For this reason, the Forum on Credit in Agriculture called for agriculture to have a system of banking rules that is completely different from other sectors: not because it wants to be privileged, but because the life cycle of plants is different from any other production: either we change the rules for farmers, is the conclusion, or the sector will stay out of the Basel agreements.
From the cooperative front, it is the president of Alleanza delle Cooperative Agroalimentari, Carlo Piccinini, who launches an appeal: “Italian credit institutions must become more aware of the specificities of cooperative enterprises so that they are not excessively penalized in the provision of credit. Access to credit”, Piccinini explained, “is still a major critical issue for cooperatives, especially small ones. The balance sheets of a cooperative enterprise are in fact closed at breakeven, without the realization of profits, since it is not the purpose of profit that distinguishes cooperative societies. Yet, that of profits is precisely the parameter used by lending institutions to assess creditworthiness.

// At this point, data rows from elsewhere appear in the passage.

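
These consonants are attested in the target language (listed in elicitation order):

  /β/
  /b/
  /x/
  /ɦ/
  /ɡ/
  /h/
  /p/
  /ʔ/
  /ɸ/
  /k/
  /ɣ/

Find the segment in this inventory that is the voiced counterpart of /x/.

/x/ is a voiceless velar fricative.
The voiced counterpart is a voiced velar fricative — in this inventory, /ɣ/.

/ɣ/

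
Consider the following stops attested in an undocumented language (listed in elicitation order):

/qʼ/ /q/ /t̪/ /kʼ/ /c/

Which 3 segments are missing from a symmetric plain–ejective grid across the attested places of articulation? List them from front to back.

dental: plain /t̪/, ejective —.
palatal: plain /c/, ejective —.
velar: plain —, ejective /kʼ/.
uvular: plain /q/, ejective /qʼ/.
Gaps, from front to back: dental lacks ejective (/t̪ʼ/); palatal lacks ejective (/cʼ/); velar lacks plain (/k/).

/t̪ʼ/, /cʼ/, /k/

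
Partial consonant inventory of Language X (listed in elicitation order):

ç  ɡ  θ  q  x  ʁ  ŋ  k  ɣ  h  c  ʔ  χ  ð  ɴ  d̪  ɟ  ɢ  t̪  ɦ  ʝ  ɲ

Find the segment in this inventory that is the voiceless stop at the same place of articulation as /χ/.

/q/

/χ/ is a voiceless uvular fricative.
The voiceless stop at the same place is a voiceless uvular stop — in this inventory, /q/.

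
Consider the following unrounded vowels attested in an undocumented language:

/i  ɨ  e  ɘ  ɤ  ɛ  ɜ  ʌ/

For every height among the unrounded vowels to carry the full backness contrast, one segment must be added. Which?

Front: /i/ (high), /e/ (high-mid), /ɛ/ (low-mid).
Central: /ɨ/ (high), /ɘ/ (high-mid), /ɜ/ (low-mid).
Back: /ɤ/ (high-mid), /ʌ/ (low-mid).
The high row has no back member, so the gap is the high back unrounded vowel /ɯ/.

/ɯ/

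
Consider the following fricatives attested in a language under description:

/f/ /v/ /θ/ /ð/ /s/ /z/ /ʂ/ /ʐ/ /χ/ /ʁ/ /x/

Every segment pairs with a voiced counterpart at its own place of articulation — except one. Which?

/x/

Labiodental: /f/ ~ /v/
Dental: /θ/ ~ /ð/
Alveolar: /s/ ~ /z/
Retroflex: /ʂ/ ~ /ʐ/
Uvular: /χ/ ~ /ʁ/
Velar: only /x/ (voiceless); no voiced partner.
So /x/ is the unpaired segment.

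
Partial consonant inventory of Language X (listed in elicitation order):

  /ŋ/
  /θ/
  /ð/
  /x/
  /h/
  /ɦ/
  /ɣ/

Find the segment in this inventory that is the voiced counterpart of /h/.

/ɦ/

/h/ is a voiceless glottal fricative.
The voiced counterpart is a voiced glottal fricative — in this inventory, /ɦ/.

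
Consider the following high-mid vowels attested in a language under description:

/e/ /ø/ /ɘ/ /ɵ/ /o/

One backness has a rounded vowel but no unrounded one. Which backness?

backness          unrounded  rounded 
front             e         ø       
central           ɘ         ɵ       
back              —         o       
Every backness has an unrounded member except back, where /ɤ/ would be expected.

back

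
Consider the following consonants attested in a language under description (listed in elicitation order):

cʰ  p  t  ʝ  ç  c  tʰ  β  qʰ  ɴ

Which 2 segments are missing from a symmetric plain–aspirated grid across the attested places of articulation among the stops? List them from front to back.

Plain: /p/ (bilabial), /t/ (alveolar), /c/ (palatal).
Aspirated: /tʰ/ (alveolar), /cʰ/ (palatal), /qʰ/ (uvular).
Gaps, from front to back: bilabial lacks aspirated (/pʰ/); uvular lacks plain (/q/).

/pʰ/, /q/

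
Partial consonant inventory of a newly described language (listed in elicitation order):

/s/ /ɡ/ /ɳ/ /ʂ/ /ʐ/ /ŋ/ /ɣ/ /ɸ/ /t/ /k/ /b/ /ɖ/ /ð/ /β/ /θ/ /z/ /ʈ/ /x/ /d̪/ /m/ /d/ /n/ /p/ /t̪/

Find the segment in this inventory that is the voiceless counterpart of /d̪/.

/t̪/

/d̪/ is a voiced dental stop.
The voiceless counterpart is a voiceless dental stop — in this inventory, /t̪/.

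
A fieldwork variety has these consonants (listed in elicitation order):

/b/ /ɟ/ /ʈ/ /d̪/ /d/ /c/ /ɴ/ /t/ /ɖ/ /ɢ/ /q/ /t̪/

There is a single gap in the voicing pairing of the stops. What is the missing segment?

/p/

bilabial: voiceless —, voiced /b/.
dental: voiceless /t̪/, voiced /d̪/.
alveolar: voiceless /t/, voiced /d/.
retroflex: voiceless /ʈ/, voiced /ɖ/.
palatal: voiceless /c/, voiced /ɟ/.
uvular: voiceless /q/, voiced /ɢ/.
The bilabial row has no voiceless member, so the gap is the voiceless bilabial stop /p/.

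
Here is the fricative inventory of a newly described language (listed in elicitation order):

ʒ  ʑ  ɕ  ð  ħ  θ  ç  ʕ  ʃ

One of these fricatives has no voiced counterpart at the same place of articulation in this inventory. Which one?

Dental: /θ/ ~ /ð/
Postalveolar: /ʃ/ ~ /ʒ/
Alveolo-palatal: /ɕ/ ~ /ʑ/
Pharyngeal: /ħ/ ~ /ʕ/
Palatal: only /ç/ (voiceless); no voiced partner.
So /ç/ is the unpaired segment.

/ç/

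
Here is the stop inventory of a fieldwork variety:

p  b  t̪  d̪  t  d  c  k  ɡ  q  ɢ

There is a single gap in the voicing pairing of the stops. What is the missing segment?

place of articulation  voiceless  voiced  
bilabial          p         b       
dental            t̪        d̪      
alveolar          t         d       
palatal           c         —       
velar             k         ɡ       
uvular            q         ɢ       
The palatal row has no voiced member, so the gap is the voiced palatal stop /ɟ/.

/ɟ/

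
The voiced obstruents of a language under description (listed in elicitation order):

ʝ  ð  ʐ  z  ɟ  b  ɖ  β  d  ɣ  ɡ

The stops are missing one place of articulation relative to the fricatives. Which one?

dental

bilabial: stop /b/, fricative /β/.
dental: stop —, fricative /ð/.
alveolar: stop /d/, fricative /z/.
retroflex: stop /ɖ/, fricative /ʐ/.
palatal: stop /ɟ/, fricative /ʝ/.
velar: stop /ɡ/, fricative /ɣ/.
Every place of articulation has a stop member except dental, where /d̪/ would be expected.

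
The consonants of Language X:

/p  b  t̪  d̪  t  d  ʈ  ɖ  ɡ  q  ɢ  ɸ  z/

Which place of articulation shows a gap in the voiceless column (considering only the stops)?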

The level of capitalization also becomes increasingly important to lending institutions, in terms of guaranteeing the repayment of credit disbursed, but cooperatives have modest levels of capitalization, and the shares of capital subscribed and paid up by members do not reach levels comparable with those of for-profit companies. All this results in an objective difficulty in interpreting cooperative financial statements”.
Since the method of financial statement analysis used by banks “does not capture the centrality of valuing the mutualistic exchange with members”, Piccinini called for the possibility that regulatory changes be introduced to identify other items within the financial statements that would guarantee the evaluator of the good and proper management of the cooperative enterprise. “It is also desirable”, Piccinini concluded, “to work on ESG parameters, which are already binding today in relations between credit institutions, and which could remedy the obstacles in access to credit by cooperatives: in fact, the cooperative enterprise responds by its very nature to the ESG taxonomy, since it is connoted for being a creator of the socio-economic development of territories and communities in a perspective of widespread and sustainable well-being”.